Cloud Computing


Chipmangel

Lieferprobleme befeuern den Cloud-Einsatz



Maria Korolov berichtet seit über zwanzig Jahren über aufstrebende Märkte und Technologien. Sie schreibt für die US-amerikanische IDG-Publikation CSO.
Der Mangel an Halbleitern veranlasst Unternehmen dazu, mehr Anwendungen in die Cloud zu verlagern und Bedarfsprognosen zu verbessern.
Der Chipmangel führt in vielen Unternehmen zu Engpässen in der Hardware-Ausstattung. Der Weg in die Cloud wird immer öfter zu einer Alternative.
Der Chipmangel führt in vielen Unternehmen zu Engpässen in der Hardware-Ausstattung. Der Weg in die Cloud wird immer öfter zu einer Alternative.
Foto: mundissima - shutterstock.com

Der Messaging-Dienstleister Interop Technologies betreibt drei Rechenzentren, um seinen Kunden Dienste anzubieten und seine eigenen Back-Office-Systeme zu betreiben. Interop offeriert auch schlüsselfertige Hardware-/Softwarelösungen, die an den Standorten der Kunden laufen. Der pandemiebedingte Mangel an Hardware, insbesondere an Servern und Speichersystemen, hat die Abläufe des Unternehmens stark beeinträchtigt.

"Wenn man sich an den Einkauf wendet, bekommt man jede Menge Absagen", berichtet Joshua Collazo, Leiter der Infrastrukturabteilung. "Das ist zurückgestellt, jenes kommt später." Vor der Pandemie war das Unternehmen in der Lage, sich bietende Gelegenheiten schnell zu nutzen. "Das ist jetzt nicht mehr der Fall", sagte er. "Ad-hoc-Aktionen funktionieren nicht mehr."

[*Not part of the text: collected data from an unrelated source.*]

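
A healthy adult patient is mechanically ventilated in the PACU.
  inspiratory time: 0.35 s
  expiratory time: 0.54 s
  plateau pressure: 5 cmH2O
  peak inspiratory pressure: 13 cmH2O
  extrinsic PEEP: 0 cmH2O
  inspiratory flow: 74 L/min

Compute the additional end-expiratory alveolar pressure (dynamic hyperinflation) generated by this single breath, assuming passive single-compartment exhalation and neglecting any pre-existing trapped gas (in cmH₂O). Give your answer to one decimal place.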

Interop ist es gewohnt, sich auf saisonale Unterbrechungen in der Lieferkette einzustellen, insbesondere zum Jahresende. Doch jetzt häufen sich die Engpässe. Je größer die Bestellung, desto größer die Probleme. Die Bereitstellung eines kleineren Systems für Unternehmen, das nur eine Handvoll Boxen benötigt, mag etwa einen Monat dauern, aber "wenn man 20, 30 oder 50 Boxen braucht, geht es eher um sechs Monate", berichtet Collazo. "Wenn man bedenkt, dass manche Projekte ohnehin neun bis 18 Monate dauern, sind sechs weitere Monate Verzögerung schwer zu verkraften."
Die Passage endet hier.